Irokesen für das Empire
Wu Mings neuer Roman »Manituana« entzaubert den Mythos des amerikanischen Unabhängigkeitskriegs
Das italienische Autorenkollektiv Wu Ming, das früher unter dem Namen »Luther Blissett« agierte, schreibt in historischen Romanen kollektive Geschichte von unten und bürstet gängige Geschichtsbilder gegen den Strich. Im neuen Roman »Manituana« wird der Mythos des amerikanischen Unabhängigkeitskriegs gegen die koloniale Unterdrückung durch das britische Empire entzaubert.
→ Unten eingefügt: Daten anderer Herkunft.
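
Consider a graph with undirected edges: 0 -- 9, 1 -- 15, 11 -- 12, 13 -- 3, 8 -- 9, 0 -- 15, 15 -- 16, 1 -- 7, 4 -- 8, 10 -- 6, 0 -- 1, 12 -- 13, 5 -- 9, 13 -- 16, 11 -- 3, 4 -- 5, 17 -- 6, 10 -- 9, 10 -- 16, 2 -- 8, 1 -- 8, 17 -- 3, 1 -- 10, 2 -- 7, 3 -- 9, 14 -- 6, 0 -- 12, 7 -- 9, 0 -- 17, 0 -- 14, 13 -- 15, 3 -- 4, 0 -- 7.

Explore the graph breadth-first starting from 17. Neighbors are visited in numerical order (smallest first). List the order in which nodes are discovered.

Visit 17; enqueue 0, 3, 6 → queue [0, 3, 6]
Visit 0; enqueue 1, 7, 9, 12, 14, 15 → queue [3, 6, 1, 7, 9, 12, 14, 15]
Visit 3; enqueue 4, 11, 13 → queue [6, 1, 7, 9, 12, 14, 15, 4, 11, 13]
Visit 6; enqueue 10 → queue [1, 7, 9, 12, 14, 15, 4, 11, 13, 10]
Visit 1; enqueue 8 → queue [7, 9, 12, 14, 15, 4, 11, 13, 10, 8]
Visit 7; enqueue 2 → queue [9, 12, 14, 15, 4, 11, 13, 10, 8, 2]
Visit 9; enqueue 5 → queue [12, 14, 15, 4, 11, 13, 10, 8, 2, 5]
Visit 12 → queue [14, 15, 4, 11, 13, 10, 8, 2, 5]
Visit 14 → queue [15, 4, 11, 13, 10, 8, 2, 5]
Visit 15; enqueue 16 → queue [4, 11, 13, 10, 8, 2, 5, 16]
Visit 4 → queue [11, 13, 10, 8, 2, 5, 16]
Visit 11 → queue [13, 10, 8, 2, 5, 16]
Visit 13 → queue [10, 8, 2, 5, 16]
Visit 10 → queue [8, 2, 5, 16]
Visit 8 → queue [2, 5, 16]
Visit 2 → queue [5, 16]
Visit 5 → queue [16]
Visit 16 → queue []

17 → 0 → 3 → 6 → 1 → 7 → 9 → 12 → 14 → 15 → 4 → 11 → 13 → 10 → 8 → 2 → 5 → 16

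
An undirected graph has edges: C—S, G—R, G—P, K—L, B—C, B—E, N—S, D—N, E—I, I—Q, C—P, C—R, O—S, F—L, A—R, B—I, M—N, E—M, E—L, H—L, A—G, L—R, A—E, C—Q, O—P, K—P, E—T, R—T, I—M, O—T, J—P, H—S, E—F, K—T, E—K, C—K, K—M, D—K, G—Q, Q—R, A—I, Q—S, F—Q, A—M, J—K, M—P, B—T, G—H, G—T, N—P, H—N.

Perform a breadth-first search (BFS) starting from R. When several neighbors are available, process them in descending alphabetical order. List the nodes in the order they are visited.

Visit R; enqueue T, Q, L, G, C, A → queue [T, Q, L, G, C, A]
Visit T; enqueue O, K, E, B → queue [Q, L, G, C, A, O, K, E, B]
Visit Q; enqueue S, I, F → queue [L, G, C, A, O, K, E, B, S, I, F]
Visit L; enqueue H → queue [G, C, A, O, K, E, B, S, I, F, H]
Visit G; enqueue P → queue [C, A, O, K, E, B, S, I, F, H, P]
Visit C → queue [A, O, K, E, B, S, I, F, H, P]
Visit A; enqueue M → queue [O, K, E, B, S, I, F, H, P, M]
Visit O → queue [K, E, B, S, I, F, H, P, M]
Visit K; enqueue J, D → queue [E, B, S, I, F, H, P, M, J, D]
Visit E → queue [B, S, I, F, H, P, M, J, D]
Visit B → queue [S, I, F, H, P, M, J, D]
Visit S; enqueue N → queue [I, F, H, P, M, J, D, N]
Visit I → queue [F, H, P, M, J, D, N]
Visit F → queue [H, P, M, J, D, N]
Visit H → queue [P, M, J, D, N]
Visit P → queue [M, J, D, N]
Visit M → queue [J, D, N]
Visit J → queue [D, N]
Visit D → queue [N]
Visit N → queue []

R T Q L G C A O K E B S I F H P M J D N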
Erzählt wird hier aus der Sicht der Irokesen, die mit den Engländern verbündet waren und im Gebiet zwischen New York und Pennsylvania lebten. Die Unabhängigkeitskämpfer vertrieben sie mit mörderischer Brutalität in Richtung Kanada. »Ihr dürft den Stimmen, die Friedensangebote machen wollen, bis zur vollständigen Zerstörung aller Dörfer kein Gehör schenken«, lautet 1779 der schriftliche Befehl von George Washington an die US-Armee, die drei Jahre nach der Unabhängigkeit eine Offensive gegen die »Six Nations« der Irokesen begann. Die »zukünftige Sicherheit« hänge ab »von ihrer Unfähigkeit, uns zu schädigen, und vom Terror, den die Entschiedenheit unserer Strafexpedition in ihre Gehirne pflanzt«.
Im Zentrum von »Manituana« steht die historische Figur des irokesischen Kriegshäuptlings Joseph Brant, der von seinen Eltern den Namen Thayendanegea bekommen hatte. Anfänglich als Übersetzer für anglikanische Missionare tätig, übertrug er einen Katechismus und Psalme in die Mohawk-Sprache der Irokesen, wurde zum Schwager des britischen Indianerkommissars und reiste sogar nach London, wo er König George III. traf und Mitglied einer Freimaurerloge wurde.
Brant führte die Irokesen in den Krieg gegen die für die Unabhängigkeit vom Empire kämpfenden Siedler, mit denen es auch schon vorher immer wieder Konflikte gegeben hatte, weil sie die Verträge missachteten, die die Indianer für ihr Territorium mit den Briten abgeschlossen hatten. Für die Irokesen war die Parteinahme für den englischen König ein Kampf um die Unversehrtheit ihres Landes.
Die Irokesen wohnen in Häusern und nicht in Zelten, treiben Handel und leben friedlich mit ihren Nachbarn, vor allem Iren und Schotten, im sogenannten Irokirland zusammen. Die königstreuen Kolonisatoren wiederum leben in der Wildnis und ziehen mit indianischer Kriegsbemalung in die Schlacht.
Einer der engsten Vertrauten Brants ist ein irokesischer Krieger, eigentlich ein Franzose, der als Kind in kolonialen Kriegswirren von den Indianern adoptiert wurde, im Wald lebt, Voltaire liest und zum Tomahawk schwingenden Helden der Irokesen avanciert.
Wu Ming entwickelt in »Manituana« ein faszinierendes sozialhistorisches Panorama, das von den Wäldern Nordamerikas bis in die Spelunken von London reicht. Brants Reise über den Atlantik ist Teil dieser epischen Erzählung, in der ebenso über Adam Smith diskutiert wird wie in großen Zusammenkünften indigener Gruppen über die Teilnahme am kolonialen Krieg.
Die Indianer hier sind keine durchweg positiven Helden. »Manituana« ist eine literarische Dekonstruktion der Figur des »edlen Wilden«, wie sie in John Fenimore Cooper in »Der letzte Mohikaner« (1826) entworfen hat. Nun gibt Wu Ming endlich jenen Akteuren der indigenen Stämme eine Stimme, die in den US-amerikanischen Geschichtsbüchern meist noch rassistisch als grausam und wild diffamiert werden.
Wu Ming: Manituana. Aus dem Italienischen von Klaus-Peter Arnold, Assoziation A, 512 S., br., 19,80 €.